他是池氏未来的接班人,从小接受的教育就是喜怒不形于色,体面大过天。
但今天不行。
他脑子里反复播放的就三个画面:妹妹化着烟熏妆在DJ台上翻手腕的样子;妹妹从台上下来第一个走向的人是这个黄毛;黄毛递纸巾给她擦汗时两个人之间那种要命的默契。
每一个画面都在他脑袋里拿大锤敲,一下一下的。
“这位先生。”
江叙开了口,语气客气得不像是在对峙,倒像是酒店前台在接待投诉,“这里是营业场所,不方便。”
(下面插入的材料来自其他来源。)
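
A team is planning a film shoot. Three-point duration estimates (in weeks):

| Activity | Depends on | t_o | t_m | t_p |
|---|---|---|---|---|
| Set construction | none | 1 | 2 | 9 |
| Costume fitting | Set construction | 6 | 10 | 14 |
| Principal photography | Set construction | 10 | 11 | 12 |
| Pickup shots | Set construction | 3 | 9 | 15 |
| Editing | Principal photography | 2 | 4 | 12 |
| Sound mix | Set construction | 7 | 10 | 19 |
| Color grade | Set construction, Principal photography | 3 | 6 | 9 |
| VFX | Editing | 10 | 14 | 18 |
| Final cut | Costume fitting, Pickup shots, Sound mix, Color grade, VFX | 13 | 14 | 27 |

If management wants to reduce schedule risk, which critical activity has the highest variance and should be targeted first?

te_Set construction = (1 + 4·2 + 9)/6 = 18/6 = 3; σ²_Set construction = ((9−1)/6)² = 1.778
te_Costume fitting = (6 + 4·10 + 14)/6 = 60/6 = 10; σ²_Costume fitting = ((14−6)/6)² = 1.778
te_Principal photography = (10 + 4·11 + 12)/6 = 66/6 = 11; σ²_Principal photography = ((12−10)/6)² = 0.111
te_Pickup shots = (3 + 4·9 + 15)/6 = 54/6 = 9; σ²_Pickup shots = ((15−3)/6)² = 4.000
te_Editing = (2 + 4·4 + 12)/6 = 30/6 = 5; σ²_Editing = ((12−2)/6)² = 2.778
te_Sound mix = (7 + 4·10 + 19)/6 = 66/6 = 11; σ²_Sound mix = ((19−7)/6)² = 4.000
te_Color grade = (3 + 4·6 + 9)/6 = 36/6 = 6; σ²_Color grade = ((9−3)/6)² = 1.000
te_VFX = (10 + 4·14 + 18)/6 = 84/6 = 14; σ²_VFX = ((18−10)/6)² = 1.778
te_Final cut = (13 + 4·14 + 27)/6 = 96/6 = 16; σ²_Final cut = ((27−13)/6)² = 5.444

Forward pass:
ES_Set construction = 0; EF_Set construction = 3
ES_Costume fitting = 3; EF_Costume fitting = 3+10 = 13
ES_Principal photography = 3; EF_Principal photography = 3+11 = 14
ES_Pickup shots = 3; EF_Pickup shots = 3+9 = 12
ES_Editing = 14; EF_Editing = 14+5 = 19
ES_Sound mix = 3; EF_Sound mix = 3+11 = 14
ES_Color grade = max(EF_Set construction=3, EF_Principal photography=14) = 14; EF_Color grade = 14+6 = 20
ES_VFX = 19; EF_VFX = 19+14 = 33
ES_Final cut = max(EF_Costume fitting=13, EF_Pickup shots=12, EF_Sound mix=14, EF_Color grade=20, EF_VFX=33) = 33; EF_Final cut = 33+16 = 49
Expected project duration μ = 49 weeks. Critical path: Set construction → Principal photography → Editing → VFX → Final cut.

Variances on critical path: σ²_Set construction=1.778, σ²_Principal photography=0.111, σ²_Editing=2.778, σ²_VFX=1.778, σ²_Final cut=5.444.
Largest is σ²_Final cut = 5.444.

Final cut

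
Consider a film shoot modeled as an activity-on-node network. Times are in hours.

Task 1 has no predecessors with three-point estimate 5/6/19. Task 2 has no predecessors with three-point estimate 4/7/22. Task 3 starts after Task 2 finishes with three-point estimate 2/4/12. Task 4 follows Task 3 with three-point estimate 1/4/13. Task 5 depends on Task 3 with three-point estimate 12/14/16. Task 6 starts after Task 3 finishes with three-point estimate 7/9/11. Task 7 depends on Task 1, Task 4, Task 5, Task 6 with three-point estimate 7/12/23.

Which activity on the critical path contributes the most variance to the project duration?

te_Task 1 = (5 + 4·6 + 19)/6 = 48/6 = 8; σ²_Task 1 = ((19−5)/6)² = 5.444
te_Task 2 = (4 + 4·7 + 22)/6 = 54/6 = 9; σ²_Task 2 = ((22−4)/6)² = 9.000
te_Task 3 = (2 + 4·4 + 12)/6 = 30/6 = 5; σ²_Task 3 = ((12−2)/6)² = 2.778
te_Task 4 = (1 + 4·4 + 13)/6 = 30/6 = 5; σ²_Task 4 = ((13−1)/6)² = 4.000
te_Task 5 = (12 + 4·14 + 16)/6 = 84/6 = 14; σ²_Task 5 = ((16−12)/6)² = 0.444
te_Task 6 = (7 + 4·9 + 11)/6 = 54/6 = 9; σ²_Task 6 = ((11−7)/6)² = 0.444
te_Task 7 = (7 + 4·12 + 23)/6 = 78/6 = 13; σ²_Task 7 = ((23−7)/6)² = 7.111

Forward pass:
ES_Task 1 = 0; EF_Task 1 = 8
ES_Task 2 = 0; EF_Task 2 = 9
ES_Task 3 = 9; EF_Task 3 = 9+5 = 14
ES_Task 4 = 14; EF_Task 4 = 14+5 = 19
ES_Task 5 = 14; EF_Task 5 = 14+14 = 28
ES_Task 6 = 14; EF_Task 6 = 14+9 = 23
ES_Task 7 = max(EF_Task 1=8, EF_Task 4=19, EF_Task 5=28, EF_Task 6=23) = 28; EF_Task 7 = 28+13 = 41
Expected project duration μ = 41 hours. Critical path: Task 2 → Task 3 → Task 5 → Task 7.

Variances on critical path: σ²_Task 2=9.000, σ²_Task 3=2.778, σ²_Task 5=0.444, σ²_Task 7=7.111.
Largest is σ²_Task 2 = 9.000.

Task 2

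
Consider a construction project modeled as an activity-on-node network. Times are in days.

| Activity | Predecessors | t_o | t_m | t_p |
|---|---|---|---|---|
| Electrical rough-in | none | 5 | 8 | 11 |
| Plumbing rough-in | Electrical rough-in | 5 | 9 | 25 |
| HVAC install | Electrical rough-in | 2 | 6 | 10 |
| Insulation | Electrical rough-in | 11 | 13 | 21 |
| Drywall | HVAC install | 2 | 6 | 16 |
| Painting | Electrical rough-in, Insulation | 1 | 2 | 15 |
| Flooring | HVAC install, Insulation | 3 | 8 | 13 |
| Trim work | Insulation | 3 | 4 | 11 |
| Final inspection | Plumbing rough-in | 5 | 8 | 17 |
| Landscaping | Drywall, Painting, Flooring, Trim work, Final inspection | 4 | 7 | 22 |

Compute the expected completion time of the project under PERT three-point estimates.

te_Electrical rough-in = (5 + 4·8 + 11)/6 = 48/6 = 8
te_Plumbing rough-in = (5 + 4·9 + 25)/6 = 66/6 = 11
te_HVAC install = (2 + 4·6 + 10)/6 = 36/6 = 6
te_Insulation = (11 + 4·13 + 21)/6 = 84/6 = 14
te_Drywall = (2 + 4·6 + 16)/6 = 42/6 = 7
te_Painting = (1 + 4·2 + 15)/6 = 24/6 = 4
te_Flooring = (3 + 4·8 + 13)/6 = 48/6 = 8
te_Trim work = (3 + 4·4 + 11)/6 = 30/6 = 5
te_Final inspection = (5 + 4·8 + 17)/6 = 54/6 = 9
te_Landscaping = (4 + 4·7 + 22)/6 = 54/6 = 9

Forward pass:
ES_Electrical rough-in = 0; EF_Electrical rough-in = 8
ES_Plumbing rough-in = 8; EF_Plumbing rough-in = 8+11 = 19
ES_HVAC install = 8; EF_HVAC install = 8+6 = 14
ES_Insulation = 8; EF_Insulation = 8+14 = 22
ES_Drywall = 14; EF_Drywall = 14+7 = 21
ES_Painting = max(EF_Electrical rough-in=8, EF_Insulation=22) = 22; EF_Painting = 22+4 = 26
ES_Flooring = max(EF_HVAC install=14, EF_Insulation=22) = 22; EF_Flooring = 22+8 = 30
ES_Trim work = 22; EF_Trim work = 22+5 = 27
ES_Final inspection = 19; EF_Final inspection = 19+9 = 28
ES_Landscaping = max(EF_Drywall=21, EF_Painting=26, EF_Flooring=30, EF_Trim work=27, EF_Final inspection=28) = 30; EF_Landscaping = 30+9 = 39
Expected project duration μ = 39 days. Critical path: Electrical rough-in → Insulation → Flooring → Landscaping.

39 days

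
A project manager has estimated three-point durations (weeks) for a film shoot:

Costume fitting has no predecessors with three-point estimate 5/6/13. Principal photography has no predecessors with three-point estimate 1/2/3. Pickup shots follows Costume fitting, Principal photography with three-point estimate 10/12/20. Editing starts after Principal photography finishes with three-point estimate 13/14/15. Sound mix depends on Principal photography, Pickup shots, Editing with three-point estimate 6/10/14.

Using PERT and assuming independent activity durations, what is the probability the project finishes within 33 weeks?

0.883

te_Costume fitting = (5 + 4·6 + 13)/6 = 42/6 = 7; σ²_Costume fitting = ((13−5)/6)² = 1.778
te_Principal photography = (1 + 4·2 + 3)/6 = 12/6 = 2; σ²_Principal photography = ((3−1)/6)² = 0.111
te_Pickup shots = (10 + 4·12 + 20)/6 = 78/6 = 13; σ²_Pickup shots = ((20−10)/6)² = 2.778
te_Editing = (13 + 4·14 + 15)/6 = 84/6 = 14; σ²_Editing = ((15−13)/6)² = 0.111
te_Sound mix = (6 + 4·10 + 14)/6 = 60/6 = 10; σ²_Sound mix = ((14−6)/6)² = 1.778

Forward pass:
ES_Costume fitting = 0; EF_Costume fitting = 7
ES_Principal photography = 0; EF_Principal photography = 2
ES_Pickup shots = max(EF_Costume fitting=7, EF_Principal photography=2) = 7; EF_Pickup shots = 7+13 = 20
ES_Editing = 2; EF_Editing = 2+14 = 16
ES_Sound mix = max(EF_Principal photography=2, EF_Pickup shots=20, EF_Editing=16) = 20; EF_Sound mix = 20+10 = 30
Expected project duration μ = 30 weeks. Critical path: Costume fitting → Pickup shots → Sound mix.

Variance along critical path = 1.778 + 2.778 + 1.778 = 6.333; σ = √6.333 = 2.517 weeks.
Z = (33 − 30) / 2.517 = 1.192
P(T ≤ 33) = Φ(1.192) ≈ 0.883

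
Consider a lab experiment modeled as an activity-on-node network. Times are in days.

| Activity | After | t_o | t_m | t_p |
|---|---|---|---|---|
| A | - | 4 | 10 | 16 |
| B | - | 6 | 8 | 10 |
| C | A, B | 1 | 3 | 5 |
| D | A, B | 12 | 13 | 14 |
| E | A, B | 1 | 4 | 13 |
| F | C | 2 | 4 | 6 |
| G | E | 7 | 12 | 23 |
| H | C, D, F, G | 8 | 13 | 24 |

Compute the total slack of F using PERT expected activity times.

11 days

te_A = (4 + 4·10 + 16)/6 = 60/6 = 10
te_B = (6 + 4·8 + 10)/6 = 48/6 = 8
te_C = (1 + 4·3 + 5)/6 = 18/6 = 3
te_D = (12 + 4·13 + 14)/6 = 78/6 = 13
te_E = (1 + 4·4 + 13)/6 = 30/6 = 5
te_F = (2 + 4·4 + 6)/6 = 24/6 = 4
te_G = (7 + 4·12 + 23)/6 = 78/6 = 13
te_H = (8 + 4·13 + 24)/6 = 84/6 = 14

Forward pass:
ES_A = 0; EF_A = 10
ES_B = 0; EF_B = 8
ES_C = max(EF_A=10, EF_B=8) = 10; EF_C = 10+3 = 13
ES_D = max(EF_A=10, EF_B=8) = 10; EF_D = 10+13 = 23
ES_E = max(EF_A=10, EF_B=8) = 10; EF_E = 10+5 = 15
ES_F = 13; EF_F = 13+4 = 17
ES_G = 15; EF_G = 15+13 = 28
ES_H = max(EF_C=13, EF_D=23, EF_F=17, EF_G=28) = 28; EF_H = 28+14 = 42
Expected project duration μ = 42 days. Critical path: A → E → G → H.

Backward pass:
LF_H = 42; LS_H = 42−14 = 28
LF_G = LS_H = 28; LS_G = 28−13 = 15
LF_F = LS_H = 28; LS_F = 28−4 = 24
LF_E = LS_G = 15; LS_E = 15−5 = 10
LF_D = LS_H = 28; LS_D = 28−13 = 15
LF_C = min(LS_F=24, LS_H=28) = 24; LS_C = 24−3 = 21
LF_B = min(LS_C=21, LS_D=15, LS_E=10) = 10; LS_B = 10−8 = 2
LF_A = min(LS_C=21, LS_D=15, LS_E=10) = 10; LS_A = 10−10 = 0
Slack_F = LS_F − ES_F = 24 − 13 = 11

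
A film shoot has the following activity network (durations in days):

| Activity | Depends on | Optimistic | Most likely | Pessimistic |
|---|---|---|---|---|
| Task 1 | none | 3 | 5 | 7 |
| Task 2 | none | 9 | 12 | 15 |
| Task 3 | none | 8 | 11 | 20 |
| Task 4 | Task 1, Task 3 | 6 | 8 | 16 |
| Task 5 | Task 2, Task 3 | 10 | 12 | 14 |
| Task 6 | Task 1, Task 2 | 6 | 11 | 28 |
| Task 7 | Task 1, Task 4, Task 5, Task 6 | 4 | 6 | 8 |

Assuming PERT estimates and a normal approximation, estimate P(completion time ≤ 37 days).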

“你少跟我打太极。”池郁上前一步,距离近到能看清江叙那头黄毛下面的眉眼,“我问你,你凭什么带她来这种地方?”
“她自己要来的。”
“放屁!”池郁的音量拔高了一截,后面几个正端酒路过的客人被吓得绕了道。“她连酒都没喝过,她来这儿?她会打碟?你信不信?”
江叙偏了下头,往身后看了一眼。
池幼缩在他背后,探出半张脸,表情写满了心虚和求饶。
他收回视线,看着池郁:“你不信她会打碟?”
“我当然不信!”
“那刚才台上是谁?”
池郁噎住了。
这个问题他回答不了。
因为他亲眼看到的,他亲耳听到的,和他认知里那个连KTV里都不敢点快歌的妹妹完全对不上号。
就好像你养了十八年的猫突然有一天站起来跟你说它其实是头豹子。
“你…”
池郁把目光越过江叙的肩膀看向后面的池幼,声音哑得不成样子,“幼幼,你出来。哥不骂你,你跟哥走。”
池幼探出来的那半张脸又缩回去了。
她不是怕挨骂。
她是怕看到池郁那个眼神。
那个眼神里有愤怒,有心痛,但更多的是一种无措的恐惧。
这个眼神她太熟了。
池郁用同样的眼神看过宋清欢。
在发现宋清欢跟陆砚的事之后,在所有事情崩塌之前,他就是这么看着宋清欢的。
而现在,这个眼神落在了她身上。
池幼的鼻子又酸了。
她从江叙身后走出来。
但还没等她开口说话,旁边突然冲过来一个人。
是张漾,Siren的老板。
他满脸堆笑地挤到中间,一手搭上池郁的肩膀,一手朝江叙那边晃了晃:“哎哎哎,都是自己人,别在我场子里闹啊。来来来,上VIP坐着说,我请客!”
池郁看都没看他一眼,把他的手拍掉了。
张漾笑容僵了一瞬,又自动修复了。
他朝江叙那边使了个眼色,意思很明显:叙哥你表个态吧?
江叙没理他。
他看着池幼从自己身后走出来,走到他和池郁中间的位置站定。
小姑娘今晚画的烟熏妆被汗和灯光折腾得有点花了,眼睛亮亮的,里面含着一层还没掉下来的水光。
但她站得很直。
“哥。”池幼开口了。
池郁看着她。
“不怪他,我是自己要来的。”
她吸着鼻子一字一字地说,“不是谁带我来的,也不是谁教我坏的,打碟也是我自己偷偷学的。”
技术上来说,她没撒谎。
系统给的技能确实长在她身上了。
池郁的嘴动了动,半天就憋出一句:“你什么时候学的?”
“这不重要。”
“怎么不重要?你才十八岁!你来这种乱七八糟的地方,出了事怎么办?你知不知道夜店里什么人都有?这个你能应付得了吗?”
池郁的声音越说越急,到最后几乎是在吼了。
但池幼没退,双手紧张的抠了抠裤角后,说出了一句她这辈子到目前为止最大胆的话。
“我应付不了,但他能。”
说完,她还心虚地指了指江叙。
正在看戏的江叙:???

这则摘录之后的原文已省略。